Proving good intentions

Supreme Leader Ayatollah Ali Khamenei, who makes all final decisions about state policy in Iran, has also frequently listed grievances against the US – from working with Israel to wage a covert war to undermine Iran’s nuclear program, to orchestrating a global network of sanctions that have crippled Iran’s economy. Last February, he ruled out direct US-Iran contact.

Yet Ayatollah Khamenei has now authorized “heroic flexibility” in the nuclear talks, code for making a deal that will permanently limit the scale of Iran’s nuclear program so it will never produce a bomb, but without compromising what Tehran calls its “right” to enrich uranium for peaceful purposes.

“As far as the United States is concerned, we have an open mind,” Mr. Zarif said in a press conference yesterday at the conclusion of the Geneva talks. A senior US official had said Zarif’s package of proposals and his team's interaction with six world powers negotiating were the most “intense, detailed, straightforward [and] candid” seen from Iran in more than one-and-a-half years of such nuclear talks. 

“We are prepared to allow the United States to show its good intentions and goodwill,” said Zarif, echoing long-standing US talking points about Iran. “Of course we need to witness good faith…to see the actions of the United States be commensurate with the words that have been uttered by the highest officials of the United States, that they want to deal with Iran based on mutual respect and mutual interest and equal footing, and in fact to move towards a resolution of this issue.”

That would mean no more sanctions that would make a solution more difficult to obtain.

“We hope that, this time, everybody will pass the test of confidence building," Zarif said. 

Treading carefully

While Khamenei signed off on “heroic flexibility,” however, he has also called some actions taken by the Rouhani team in New York  “inappropriate.”

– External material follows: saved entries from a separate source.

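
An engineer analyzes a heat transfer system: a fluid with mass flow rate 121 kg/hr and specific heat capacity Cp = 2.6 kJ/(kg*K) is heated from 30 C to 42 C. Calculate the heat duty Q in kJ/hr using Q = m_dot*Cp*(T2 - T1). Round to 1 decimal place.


Q = m_dot * Cp * (T2 - T1)
Q = 121 * 2.6 * (42 - 30)
Q = 121 * 2.6 * 12
Q = 3775.2 kJ/hr


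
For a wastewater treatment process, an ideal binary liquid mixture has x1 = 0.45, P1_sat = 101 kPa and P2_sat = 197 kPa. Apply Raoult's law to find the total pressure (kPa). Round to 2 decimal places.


P = x1*P1_sat + x2*P2_sat
x2 = 1 - x1 = 1 - 0.45 = 0.55
P = 0.45*101 + 0.55*197
P = 45.45 + 108.35
P = 153.80 kPa


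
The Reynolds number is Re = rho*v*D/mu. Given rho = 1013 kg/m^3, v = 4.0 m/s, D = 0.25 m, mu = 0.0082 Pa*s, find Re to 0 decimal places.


Re = rho * v * D / mu
Re = 1013 * 4.0 * 0.25 / 0.0082
Re = 1013.0 / 0.0082
Re = 123537


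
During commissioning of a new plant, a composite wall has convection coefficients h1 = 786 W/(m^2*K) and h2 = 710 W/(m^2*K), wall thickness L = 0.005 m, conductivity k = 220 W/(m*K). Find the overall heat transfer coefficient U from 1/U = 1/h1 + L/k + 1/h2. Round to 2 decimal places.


1/U = 1/h1 + L/k + 1/h2
1/U = 1/786 + 0.005/220 + 1/710
1/U = 0.0012722646 + 2.27273e-05 + 0.0014084507
1/U = 0.0027034426
U = 369.90 W/(m^2*K)


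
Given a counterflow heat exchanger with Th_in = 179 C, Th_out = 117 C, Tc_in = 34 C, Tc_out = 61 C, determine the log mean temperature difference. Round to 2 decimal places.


dT1 = Th_in - Tc_out = 179 - 61 = 118
dT2 = Th_out - Tc_in = 117 - 34 = 83
LMTD = (dT1 - dT2) / ln(dT1/dT2)
LMTD = (118 - 83) / ln(118/83)
LMTD = 99.48 K


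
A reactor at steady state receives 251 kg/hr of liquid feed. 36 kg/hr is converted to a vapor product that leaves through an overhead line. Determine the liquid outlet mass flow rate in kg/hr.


Steady-state mass balance on the main outlet: F_out = F_in - F_removed
F_out = 251 - 36
F_out = 215 kg/hr


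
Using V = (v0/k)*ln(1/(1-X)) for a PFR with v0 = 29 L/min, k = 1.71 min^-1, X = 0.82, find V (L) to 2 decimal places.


V = (v0/k) * ln(1/(1-X))
V = (29/1.71) * ln(1/(1-0.82))
V = 16.959064 * ln(5.555556)
V = 16.959064 * 1.714799
V = 29.08 L


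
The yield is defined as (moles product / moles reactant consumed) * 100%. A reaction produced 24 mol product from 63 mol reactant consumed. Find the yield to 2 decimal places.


Yield = (moles product / moles consumed) * 100%
Yield = (24 / 63) * 100
Yield = 0.381 * 100
Yield = 38.10%


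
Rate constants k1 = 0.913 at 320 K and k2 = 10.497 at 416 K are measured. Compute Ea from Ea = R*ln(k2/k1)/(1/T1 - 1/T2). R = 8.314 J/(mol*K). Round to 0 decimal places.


Ea = R * ln(k2/k1) / (1/T1 - 1/T2)
ln(k2/k1) = ln(10.497/0.913) = 2.4421089
1/T1 - 1/T2 = 1/320 - 1/416 = 0.000721153846
Ea = 8.314 * 2.4421089 / 0.000721153846
Ea = 28154 J/mol


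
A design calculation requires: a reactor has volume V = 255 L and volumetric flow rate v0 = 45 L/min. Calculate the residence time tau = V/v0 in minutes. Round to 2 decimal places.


tau = V / v0
tau = 255 / 45
tau = 5.67 min


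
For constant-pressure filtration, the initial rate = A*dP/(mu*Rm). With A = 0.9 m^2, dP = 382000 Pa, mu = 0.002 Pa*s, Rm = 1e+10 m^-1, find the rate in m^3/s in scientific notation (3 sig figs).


rate = A * dP / (mu * Rm)
rate = 0.9 * 382000 / (0.002 * 1e+10)
rate = 343800.0 / 2.000e+07
rate = 1.72e-02 m^3/s


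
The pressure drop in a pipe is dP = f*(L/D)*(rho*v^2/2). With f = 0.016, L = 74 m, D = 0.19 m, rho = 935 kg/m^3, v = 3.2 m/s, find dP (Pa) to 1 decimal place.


dP = f * (L/D) * (rho*v^2/2)
dP = 0.016 * (74/0.19) * (935*3.2^2/2)
L/D = 389.47368421
rho*v^2/2 = 935*10.24/2 = 4787.2
dP = 0.016 * 389.47368421 * 4787.2
dP = 29831.8 Pa


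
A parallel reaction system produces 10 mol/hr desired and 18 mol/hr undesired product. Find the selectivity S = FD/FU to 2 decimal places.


S = desired product rate / undesired product rate
S = 10 / 18
S = 0.56


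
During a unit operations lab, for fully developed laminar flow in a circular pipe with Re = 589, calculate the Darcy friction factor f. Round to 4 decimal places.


f = 64 / Re
f = 64 / 589
f = 0.1087


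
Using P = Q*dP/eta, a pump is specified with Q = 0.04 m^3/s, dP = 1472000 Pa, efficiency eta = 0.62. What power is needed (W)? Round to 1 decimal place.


P = Q * dP / eta
P = 0.04 * 1472000 / 0.62
P = 58880.0 / 0.62
P = 94967.7 W


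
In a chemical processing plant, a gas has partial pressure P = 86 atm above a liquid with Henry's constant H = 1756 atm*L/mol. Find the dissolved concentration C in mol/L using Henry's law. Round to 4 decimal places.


C = P / H
C = 86 / 1756
C = 0.0490 mol/L


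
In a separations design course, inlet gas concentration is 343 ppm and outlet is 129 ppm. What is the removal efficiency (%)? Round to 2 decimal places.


Efficiency = (G_in - G_out) / G_in * 100%
Efficiency = (343 - 129) / 343 * 100
Efficiency = 214 / 343 * 100
Efficiency = 62.39%


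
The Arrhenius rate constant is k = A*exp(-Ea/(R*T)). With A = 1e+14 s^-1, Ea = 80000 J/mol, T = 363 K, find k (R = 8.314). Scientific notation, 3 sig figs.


k = A * exp(-Ea/(R*T))
k = 1e+14 * exp(-80000 / (8.314 * 363))
k = 1e+14 * exp(-26.507779)
k = 3.07e+02


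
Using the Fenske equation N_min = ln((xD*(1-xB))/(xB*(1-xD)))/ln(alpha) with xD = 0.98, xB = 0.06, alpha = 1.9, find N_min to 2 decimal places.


N_min = ln((xD*(1-xB))/(xB*(1-xD))) / ln(alpha)
Numerator inside ln: 0.9212 / 0.0012 = 767.666667
ln(767.666667) = 6.643356
ln(alpha) = ln(1.9) = 0.641854
N_min = 6.643356 / 0.641854 = 10.35


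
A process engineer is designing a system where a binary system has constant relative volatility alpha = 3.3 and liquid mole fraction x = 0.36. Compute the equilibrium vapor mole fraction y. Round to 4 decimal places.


y = alpha*x / (1 + (alpha-1)*x)
y = 3.3*0.36 / (1 + (3.3-1)*0.36)
y = 1.188 / (1 + 0.828)
y = 1.188 / 1.828
y = 0.6499


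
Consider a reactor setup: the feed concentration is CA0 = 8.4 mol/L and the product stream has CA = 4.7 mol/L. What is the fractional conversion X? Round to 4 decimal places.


X = (CA0 - CA) / CA0
X = (8.4 - 4.7) / 8.4
X = 3.7 / 8.4
X = 0.4405


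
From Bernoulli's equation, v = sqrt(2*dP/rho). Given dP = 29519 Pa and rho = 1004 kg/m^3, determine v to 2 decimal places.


v = sqrt(2*dP/rho)
v = sqrt(2*29519/1004)
v = sqrt(58.802789)
v = 7.67 m/s


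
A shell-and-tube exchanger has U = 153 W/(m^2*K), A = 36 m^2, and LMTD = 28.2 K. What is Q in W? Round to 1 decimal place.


Q = U * A * LMTD
Q = 153 * 36 * 28.2
Q = 155325.6 W


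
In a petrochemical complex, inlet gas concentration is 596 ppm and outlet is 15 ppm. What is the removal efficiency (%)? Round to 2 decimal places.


Efficiency = (G_in - G_out) / G_in * 100%
Efficiency = (596 - 15) / 596 * 100
Efficiency = 581 / 596 * 100
Efficiency = 97.48%


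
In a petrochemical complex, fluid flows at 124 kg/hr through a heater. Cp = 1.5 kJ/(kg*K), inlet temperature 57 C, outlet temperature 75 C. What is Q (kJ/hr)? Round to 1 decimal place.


Q = m_dot * Cp * (T2 - T1)
Q = 124 * 1.5 * (75 - 57)
Q = 124 * 1.5 * 18
Q = 3348.0 kJ/hr


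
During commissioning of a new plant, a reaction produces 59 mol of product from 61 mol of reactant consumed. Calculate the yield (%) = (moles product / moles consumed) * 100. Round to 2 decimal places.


Yield = (moles product / moles consumed) * 100%
Yield = (59 / 61) * 100
Yield = 0.9672 * 100
Yield = 96.72%


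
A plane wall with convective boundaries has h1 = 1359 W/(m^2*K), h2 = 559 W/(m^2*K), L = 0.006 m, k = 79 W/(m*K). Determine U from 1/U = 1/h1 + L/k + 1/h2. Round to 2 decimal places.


1/U = 1/h1 + L/k + 1/h2
1/U = 1/1359 + 0.006/79 + 1/559
1/U = 0.0007358352 + 7.59494e-05 + 0.0017889088
1/U = 0.0026006934
U = 384.51 W/(m^2*K)


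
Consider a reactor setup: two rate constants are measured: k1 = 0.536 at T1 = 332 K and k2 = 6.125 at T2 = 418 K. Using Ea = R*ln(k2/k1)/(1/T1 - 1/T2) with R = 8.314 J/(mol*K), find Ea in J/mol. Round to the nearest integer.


Ea = R * ln(k2/k1) / (1/T1 - 1/T2)
ln(k2/k1) = ln(6.125/0.536) = 2.4359999
1/T1 - 1/T2 = 1/332 - 1/418 = 0.000619703695
Ea = 8.314 * 2.4359999 / 0.000619703695
Ea = 32682 J/mol


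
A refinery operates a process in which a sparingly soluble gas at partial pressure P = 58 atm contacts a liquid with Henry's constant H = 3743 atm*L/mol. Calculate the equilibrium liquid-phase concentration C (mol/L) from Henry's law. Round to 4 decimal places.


C = P / H
C = 58 / 3743
C = 0.0155 mol/L


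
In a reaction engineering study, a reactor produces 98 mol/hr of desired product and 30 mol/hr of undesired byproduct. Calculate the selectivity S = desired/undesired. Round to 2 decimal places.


S = desired product rate / undesired product rate
S = 98 / 30
S = 3.27


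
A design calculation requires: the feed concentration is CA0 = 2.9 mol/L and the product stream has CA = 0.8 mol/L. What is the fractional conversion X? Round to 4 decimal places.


X = (CA0 - CA) / CA0
X = (2.9 - 0.8) / 2.9
X = 2.1 / 2.9
X = 0.7241


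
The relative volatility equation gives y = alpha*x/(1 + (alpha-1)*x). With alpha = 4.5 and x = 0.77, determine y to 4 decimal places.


y = alpha*x / (1 + (alpha-1)*x)
y = 4.5*0.77 / (1 + (4.5-1)*0.77)
y = 3.465 / (1 + 2.695)
y = 3.465 / 3.695
y = 0.9378


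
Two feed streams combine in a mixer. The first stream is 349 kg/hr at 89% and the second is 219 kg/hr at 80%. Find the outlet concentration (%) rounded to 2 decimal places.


Mass balance on solute: F1*x1 + F2*x2 = F3*x3
F3 = F1 + F2 = 349 + 219 = 568 kg/hr
x3 = (F1*x1 + F2*x2)/F3
x3 = (349*0.89 + 219*0.8) / 568
x3 = 85.53%


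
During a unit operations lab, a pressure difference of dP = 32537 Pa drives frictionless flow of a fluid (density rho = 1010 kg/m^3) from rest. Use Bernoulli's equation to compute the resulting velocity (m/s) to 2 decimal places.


v = sqrt(2*dP/rho)
v = sqrt(2*32537/1010)
v = sqrt(64.429703)
v = 8.03 m/s


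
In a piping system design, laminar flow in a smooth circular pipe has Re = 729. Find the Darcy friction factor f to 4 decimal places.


f = 64 / Re
f = 64 / 729
f = 0.0878


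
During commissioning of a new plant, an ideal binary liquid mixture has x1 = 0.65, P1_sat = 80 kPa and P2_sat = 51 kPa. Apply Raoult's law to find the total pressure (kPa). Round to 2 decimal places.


P = x1*P1_sat + x2*P2_sat
x2 = 1 - x1 = 1 - 0.65 = 0.35
P = 0.65*80 + 0.35*51
P = 52.0 + 17.85
P = 69.85 kPa


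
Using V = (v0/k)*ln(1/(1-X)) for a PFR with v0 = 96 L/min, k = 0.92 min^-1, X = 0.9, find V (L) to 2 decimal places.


V = (v0/k) * ln(1/(1-X))
V = (96/0.92) * ln(1/(1-0.9))
V = 104.347826 * ln(10.0)
V = 104.347826 * 2.302585
V = 240.27 L


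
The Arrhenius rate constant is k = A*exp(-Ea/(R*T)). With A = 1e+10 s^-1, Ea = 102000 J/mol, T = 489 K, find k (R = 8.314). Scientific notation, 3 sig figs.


k = A * exp(-Ea/(R*T))
k = 1e+10 * exp(-102000 / (8.314 * 489))
k = 1e+10 * exp(-25.088881)
k = 1.27e-01


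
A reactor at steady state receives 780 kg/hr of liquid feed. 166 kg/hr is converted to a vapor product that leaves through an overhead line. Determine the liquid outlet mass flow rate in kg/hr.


Steady-state mass balance on the main outlet: F_out = F_in - F_removed
F_out = 780 - 166
F_out = 614 kg/hr


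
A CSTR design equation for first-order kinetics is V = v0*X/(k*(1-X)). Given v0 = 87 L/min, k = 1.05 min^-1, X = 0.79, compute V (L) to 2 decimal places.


V = v0 * X / (k * (1 - X))
V = 87 * 0.79 / (1.05 * (1 - 0.79))
V = 68.73 / (1.05 * 0.21)
V = 68.73 / 0.2205
V = 311.70 L


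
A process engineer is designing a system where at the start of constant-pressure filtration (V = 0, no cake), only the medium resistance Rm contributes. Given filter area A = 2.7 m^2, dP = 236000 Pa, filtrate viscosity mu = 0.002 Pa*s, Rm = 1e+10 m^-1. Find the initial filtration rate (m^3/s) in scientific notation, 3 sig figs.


rate = A * dP / (mu * Rm)
rate = 2.7 * 236000 / (0.002 * 1e+10)
rate = 637200.0 / 2.000e+07
rate = 3.19e-02 m^3/s


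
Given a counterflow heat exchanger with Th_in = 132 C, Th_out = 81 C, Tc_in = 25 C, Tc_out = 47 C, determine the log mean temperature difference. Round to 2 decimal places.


dT1 = Th_in - Tc_out = 132 - 47 = 85
dT2 = Th_out - Tc_in = 81 - 25 = 56
LMTD = (dT1 - dT2) / ln(dT1/dT2)
LMTD = (85 - 56) / ln(85/56)
LMTD = 69.49 K


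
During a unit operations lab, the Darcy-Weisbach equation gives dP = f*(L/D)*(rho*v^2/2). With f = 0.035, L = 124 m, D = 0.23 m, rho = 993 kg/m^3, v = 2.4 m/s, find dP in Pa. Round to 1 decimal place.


dP = f * (L/D) * (rho*v^2/2)
dP = 0.035 * (124/0.23) * (993*2.4^2/2)
L/D = 539.13043478
rho*v^2/2 = 993*5.76/2 = 2859.84
dP = 0.035 * 539.13043478 * 2859.84
dP = 53963.9 Pa


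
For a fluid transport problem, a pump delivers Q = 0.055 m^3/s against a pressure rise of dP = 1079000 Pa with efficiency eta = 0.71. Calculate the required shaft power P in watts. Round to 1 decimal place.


P = Q * dP / eta
P = 0.055 * 1079000 / 0.71
P = 59345.0 / 0.71
P = 83584.5 W


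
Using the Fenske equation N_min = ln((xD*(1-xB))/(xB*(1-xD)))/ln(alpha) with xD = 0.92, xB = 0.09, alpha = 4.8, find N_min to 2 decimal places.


N_min = ln((xD*(1-xB))/(xB*(1-xD))) / ln(alpha)
Numerator inside ln: 0.8372 / 0.0072 = 116.277778
ln(116.277778) = 4.755982
ln(alpha) = ln(4.8) = 1.568616
N_min = 4.755982 / 1.568616 = 3.03


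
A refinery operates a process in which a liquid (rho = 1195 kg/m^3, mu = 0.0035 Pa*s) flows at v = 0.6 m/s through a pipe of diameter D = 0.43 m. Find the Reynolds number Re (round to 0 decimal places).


Re = rho * v * D / mu
Re = 1195 * 0.6 * 0.43 / 0.0035
Re = 308.31 / 0.0035
Re = 88089


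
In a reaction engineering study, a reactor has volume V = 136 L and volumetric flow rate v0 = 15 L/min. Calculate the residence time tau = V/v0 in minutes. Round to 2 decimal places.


tau = V / v0
tau = 136 / 15
tau = 9.07 min


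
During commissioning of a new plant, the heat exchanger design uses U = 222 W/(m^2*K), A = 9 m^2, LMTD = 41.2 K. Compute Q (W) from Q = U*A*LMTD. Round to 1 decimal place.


Q = U * A * LMTD
Q = 222 * 9 * 41.2
Q = 82317.6 W


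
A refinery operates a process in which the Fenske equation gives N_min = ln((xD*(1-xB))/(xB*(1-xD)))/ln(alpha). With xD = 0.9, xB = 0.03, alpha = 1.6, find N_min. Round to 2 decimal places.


N_min = ln((xD*(1-xB))/(xB*(1-xD))) / ln(alpha)
Numerator inside ln: 0.873 / 0.003 = 291.0
ln(291.0) = 5.673323
ln(alpha) = ln(1.6) = 0.470004
N_min = 5.673323 / 0.470004 = 12.07


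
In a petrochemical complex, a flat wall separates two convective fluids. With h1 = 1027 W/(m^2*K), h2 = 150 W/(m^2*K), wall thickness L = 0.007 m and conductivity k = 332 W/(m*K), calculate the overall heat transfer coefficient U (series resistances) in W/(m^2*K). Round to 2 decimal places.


1/U = 1/h1 + L/k + 1/h2
1/U = 1/1027 + 0.007/332 + 1/150
1/U = 0.0009737098 + 2.10843e-05 + 0.0066666667
1/U = 0.0076614608
U = 130.52 W/(m^2*K)


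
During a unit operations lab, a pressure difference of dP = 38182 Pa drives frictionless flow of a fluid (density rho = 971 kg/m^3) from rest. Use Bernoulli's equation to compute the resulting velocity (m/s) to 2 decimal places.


v = sqrt(2*dP/rho)
v = sqrt(2*38182/971)
v = sqrt(78.644696)
v = 8.87 m/s


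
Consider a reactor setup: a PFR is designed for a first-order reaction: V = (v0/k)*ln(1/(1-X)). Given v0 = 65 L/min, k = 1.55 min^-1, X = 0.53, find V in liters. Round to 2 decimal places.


V = (v0/k) * ln(1/(1-X))
V = (65/1.55) * ln(1/(1-0.53))
V = 41.935484 * ln(2.12766)
V = 41.935484 * 0.755023
V = 31.66 L


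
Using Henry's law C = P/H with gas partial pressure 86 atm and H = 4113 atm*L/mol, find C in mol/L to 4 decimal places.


C = P / H
C = 86 / 4113
C = 0.0209 mol/L


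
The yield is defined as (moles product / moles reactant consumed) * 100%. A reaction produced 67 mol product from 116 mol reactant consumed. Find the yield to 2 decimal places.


Yield = (moles product / moles consumed) * 100%
Yield = (67 / 116) * 100
Yield = 0.5776 * 100
Yield = 57.76%


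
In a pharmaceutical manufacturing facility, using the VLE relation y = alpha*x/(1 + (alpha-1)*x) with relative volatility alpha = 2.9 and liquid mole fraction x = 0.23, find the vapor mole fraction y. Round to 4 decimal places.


y = alpha*x / (1 + (alpha-1)*x)
y = 2.9*0.23 / (1 + (2.9-1)*0.23)
y = 0.667 / (1 + 0.437)
y = 0.667 / 1.437
y = 0.4642


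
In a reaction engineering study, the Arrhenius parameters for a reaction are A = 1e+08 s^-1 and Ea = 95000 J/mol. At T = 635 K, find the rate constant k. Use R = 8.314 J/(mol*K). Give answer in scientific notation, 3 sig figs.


k = A * exp(-Ea/(R*T))
k = 1e+08 * exp(-95000 / (8.314 * 635))
k = 1e+08 * exp(-17.994503)
k = 1.53e+00


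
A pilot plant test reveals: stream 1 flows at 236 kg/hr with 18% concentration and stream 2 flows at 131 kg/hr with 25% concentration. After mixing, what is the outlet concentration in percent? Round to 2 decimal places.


Mass balance on solute: F1*x1 + F2*x2 = F3*x3
F3 = F1 + F2 = 236 + 131 = 367 kg/hr
x3 = (F1*x1 + F2*x2)/F3
x3 = (236*0.18 + 131*0.25) / 367
x3 = 20.50%


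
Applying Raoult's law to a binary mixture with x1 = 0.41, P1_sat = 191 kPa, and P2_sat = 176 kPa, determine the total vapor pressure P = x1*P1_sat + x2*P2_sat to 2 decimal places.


P = x1*P1_sat + x2*P2_sat
x2 = 1 - x1 = 1 - 0.41 = 0.59
P = 0.41*191 + 0.59*176
P = 78.31 + 103.84
P = 182.15 kPa


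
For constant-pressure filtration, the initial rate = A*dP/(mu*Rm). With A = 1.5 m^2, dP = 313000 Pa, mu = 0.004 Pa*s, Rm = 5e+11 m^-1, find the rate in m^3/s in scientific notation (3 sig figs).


rate = A * dP / (mu * Rm)
rate = 1.5 * 313000 / (0.004 * 5e+11)
rate = 469500.0 / 2.000e+09
rate = 2.35e-04 m^3/s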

The politics of these changes are so sensitive in Iran that when the hard-line Kayhan newspaper – whose editor is an official “representative” of Khamenei – misquoted Zarif telling lawmakers in a closed-door session that the Obama-Rouhani call was a mistake, it prompted a brief trip by Zarif to the hospital.  

“This morning, after seeing the headline of one newspaper, I got severe back and leg pain. I couldn’t even walk or sit,” Zarif posted on his Facebook page just over a week ago.

“It was a bitter but very informative day for me,” wrote Zarif. “I learned that whatever I want to say, to say it publicly, because otherwise the market for abuse is very active.”

In Geneva yesterday, Zarif had to be pushed into the press conference in a wheelchair.

Yet even the health of Zarif – who was educated in San Francisco and Denver, has spent more than half his life in the US, and can banter easily in English with other diplomats – became a source of common ground and mutual commiseration at the Geneva talks.

“There isn’t one among us who doesn’t have a back problem,” said the senior US official. “So everybody had a piece of a back story for [Zarif] – books they thought he should read, things he might try – because we have all suffered.”

Editor's note: This story has been edited to correctly reflect the Iranian official who met with US negotiator Wendy Sherman.